I have long been a bit skeptical about people who get promoted every year or so. Almost anyone can find ways to look good for a year: cut costs; suspend investments; or market only to high-margin sources.
Over time, these tactics can undermine a department or even a business. Departmental damage surfaces two or three jobs down the line, when someone new has a real mess to clean up.
With that in mind, David Carr’s review of 2012 media stock performance, which appeared in the New York Times earlier this month, made me sigh just a little bit.
Carr reports how the stock prices of companies that included Viacom (+16%), Time Warner and Disney (both up 32%), CBS (+40%), News Corp (+43%) and Comcast (+58%) all beat the Standard & Poor’s average for the year (+13%). He goes on to note:
“Writing for Deadline Hollywood, David Lieberman pointed out that cranky old media far outperformed a sexy technology group composed of Amazon, Netflix, Apple, Yahoo, Google and Microsoft. Take that, digital overlords!”

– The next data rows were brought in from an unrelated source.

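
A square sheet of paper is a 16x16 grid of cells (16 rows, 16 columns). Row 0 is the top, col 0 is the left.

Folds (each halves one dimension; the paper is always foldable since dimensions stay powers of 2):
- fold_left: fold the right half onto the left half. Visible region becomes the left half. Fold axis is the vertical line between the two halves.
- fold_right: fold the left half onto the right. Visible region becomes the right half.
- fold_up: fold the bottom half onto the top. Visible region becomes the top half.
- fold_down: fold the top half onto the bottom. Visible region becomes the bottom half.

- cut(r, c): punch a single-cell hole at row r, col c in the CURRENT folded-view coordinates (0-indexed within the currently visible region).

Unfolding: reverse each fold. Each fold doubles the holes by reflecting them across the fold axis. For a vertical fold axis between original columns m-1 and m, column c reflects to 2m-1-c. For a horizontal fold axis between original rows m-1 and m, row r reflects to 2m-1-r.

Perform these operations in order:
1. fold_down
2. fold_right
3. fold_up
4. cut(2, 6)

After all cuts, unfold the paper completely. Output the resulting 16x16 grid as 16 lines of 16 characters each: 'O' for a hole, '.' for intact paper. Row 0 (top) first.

Op 1 fold_down: fold axis h@8; visible region now rows[8,16) x cols[0,16) = 8x16
Op 2 fold_right: fold axis v@8; visible region now rows[8,16) x cols[8,16) = 8x8
Op 3 fold_up: fold axis h@12; visible region now rows[8,12) x cols[8,16) = 4x8
Op 4 cut(2, 6): punch at orig (10,14); cuts so far [(10, 14)]; region rows[8,12) x cols[8,16) = 4x8
Unfold 1 (reflect across h@12): 2 holes -> [(10, 14), (13, 14)]
Unfold 2 (reflect across v@8): 4 holes -> [(10, 1), (10, 14), (13, 1), (13, 14)]
Unfold 3 (reflect across h@8): 8 holes -> [(2, 1), (2, 14), (5, 1), (5, 14), (10, 1), (10, 14), (13, 1), (13, 14)]

Answer: ................
................
.O............O.
................
................
.O............O.
................
................
................
................
.O............O.
................
................
.O............O.
................
................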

What made the media stocks attractive? Carr interviewed a variety of analysts, who repeatedly talked about “stronger balance sheets” and “returning capital to investors”. They also talked about locking up distribution deals for years to come.

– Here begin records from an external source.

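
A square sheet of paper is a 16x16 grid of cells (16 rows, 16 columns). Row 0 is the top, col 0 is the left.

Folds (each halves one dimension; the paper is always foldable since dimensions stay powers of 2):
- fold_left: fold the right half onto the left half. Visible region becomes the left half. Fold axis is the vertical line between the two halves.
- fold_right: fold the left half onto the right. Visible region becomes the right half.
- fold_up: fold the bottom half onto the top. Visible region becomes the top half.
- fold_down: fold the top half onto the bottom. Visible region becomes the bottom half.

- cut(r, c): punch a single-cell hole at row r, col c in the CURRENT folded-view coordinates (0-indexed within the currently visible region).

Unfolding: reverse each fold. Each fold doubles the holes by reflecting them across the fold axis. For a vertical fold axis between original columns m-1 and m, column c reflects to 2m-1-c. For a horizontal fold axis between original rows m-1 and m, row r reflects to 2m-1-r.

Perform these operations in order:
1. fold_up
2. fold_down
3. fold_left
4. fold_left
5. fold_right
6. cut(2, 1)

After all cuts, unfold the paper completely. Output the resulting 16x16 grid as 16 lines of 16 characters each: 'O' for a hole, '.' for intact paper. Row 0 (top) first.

Op 1 fold_up: fold axis h@8; visible region now rows[0,8) x cols[0,16) = 8x16
Op 2 fold_down: fold axis h@4; visible region now rows[4,8) x cols[0,16) = 4x16
Op 3 fold_left: fold axis v@8; visible region now rows[4,8) x cols[0,8) = 4x8
Op 4 fold_left: fold axis v@4; visible region now rows[4,8) x cols[0,4) = 4x4
Op 5 fold_right: fold axis v@2; visible region now rows[4,8) x cols[2,4) = 4x2
Op 6 cut(2, 1): punch at orig (6,3); cuts so far [(6, 3)]; region rows[4,8) x cols[2,4) = 4x2
Unfold 1 (reflect across v@2): 2 holes -> [(6, 0), (6, 3)]
Unfold 2 (reflect across v@4): 4 holes -> [(6, 0), (6, 3), (6, 4), (6, 7)]
Unfold 3 (reflect across v@8): 8 holes -> [(6, 0), (6, 3), (6, 4), (6, 7), (6, 8), (6, 11), (6, 12), (6, 15)]
Unfold 4 (reflect across h@4): 16 holes -> [(1, 0), (1, 3), (1, 4), (1, 7), (1, 8), (1, 11), (1, 12), (1, 15), (6, 0), (6, 3), (6, 4), (6, 7), (6, 8), (6, 11), (6, 12), (6, 15)]
Unfold 5 (reflect across h@8): 32 holes -> [(1, 0), (1, 3), (1, 4), (1, 7), (1, 8), (1, 11), (1, 12), (1, 15), (6, 0), (6, 3), (6, 4), (6, 7), (6, 8), (6, 11), (6, 12), (6, 15), (9, 0), (9, 3), (9, 4), (9, 7), (9, 8), (9, 11), (9, 12), (9, 15), (14, 0), (14, 3), (14, 4), (14, 7), (14, 8), (14, 11), (14, 12), (14, 15)]

Answer: ................
O..OO..OO..OO..O
................
................
................
................
O..OO..OO..OO..O
................
................
O..OO..OO..OO..O
................
................
................
................
O..OO..OO..OO..O
................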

They didn’t talk about growth.
In fact, companies that are growing are the ones least likely to return capital to shareholders. They need it to fund their growth. When businesses start to distribute more of their cash to shareholders, they acknowledge “We can’t find any investments that trump just handing this money over to you.”
Well, sometimes they are saying “We’re buying back stock because a higher share price means we all get better bonuses”, but the point is the same. They aren’t investing in the future.

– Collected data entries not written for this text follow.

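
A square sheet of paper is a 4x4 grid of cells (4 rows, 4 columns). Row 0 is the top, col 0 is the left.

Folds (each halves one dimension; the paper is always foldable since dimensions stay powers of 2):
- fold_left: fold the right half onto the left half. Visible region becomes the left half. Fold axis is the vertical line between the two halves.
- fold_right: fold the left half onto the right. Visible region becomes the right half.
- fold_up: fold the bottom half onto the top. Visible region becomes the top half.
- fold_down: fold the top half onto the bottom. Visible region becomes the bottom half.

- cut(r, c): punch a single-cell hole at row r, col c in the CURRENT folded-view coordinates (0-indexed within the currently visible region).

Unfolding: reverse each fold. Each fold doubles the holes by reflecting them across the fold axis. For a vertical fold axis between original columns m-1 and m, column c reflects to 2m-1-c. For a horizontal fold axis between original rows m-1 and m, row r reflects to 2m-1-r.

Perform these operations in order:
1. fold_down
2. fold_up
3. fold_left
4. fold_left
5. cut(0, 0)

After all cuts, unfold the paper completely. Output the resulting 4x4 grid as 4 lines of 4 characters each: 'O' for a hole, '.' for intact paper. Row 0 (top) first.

Answer: OOOO
OOOO
OOOO
OOOO

Derivation:
Op 1 fold_down: fold axis h@2; visible region now rows[2,4) x cols[0,4) = 2x4
Op 2 fold_up: fold axis h@3; visible region now rows[2,3) x cols[0,4) = 1x4
Op 3 fold_left: fold axis v@2; visible region now rows[2,3) x cols[0,2) = 1x2
Op 4 fold_left: fold axis v@1; visible region now rows[2,3) x cols[0,1) = 1x1
Op 5 cut(0, 0): punch at orig (2,0); cuts so far [(2, 0)]; region rows[2,3) x cols[0,1) = 1x1
Unfold 1 (reflect across v@1): 2 holes -> [(2, 0), (2, 1)]
Unfold 2 (reflect across v@2): 4 holes -> [(2, 0), (2, 1), (2, 2), (2, 3)]
Unfold 3 (reflect across h@3): 8 holes -> [(2, 0), (2, 1), (2, 2), (2, 3), (3, 0), (3, 1), (3, 2), (3, 3)]
Unfold 4 (reflect across h@2): 16 holes -> [(0, 0), (0, 1), (0, 2), (0, 3), (1, 0), (1, 1), (1, 2), (1, 3), (2, 0), (2, 1), (2, 2), (2, 3), (3, 0), (3, 1), (3, 2), (3, 3)]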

Ask people working in these companies if they are excited for what the future will bring. You’ll find a few, but you’ll also hear stories of layoffs, postponed investments and retrenching to what has proven successful in the past.
Carr is mostly responsible for reporting on the present. The people who run these media giants should have longer time horizons than that. That is, they should if they are not in the liquidation business.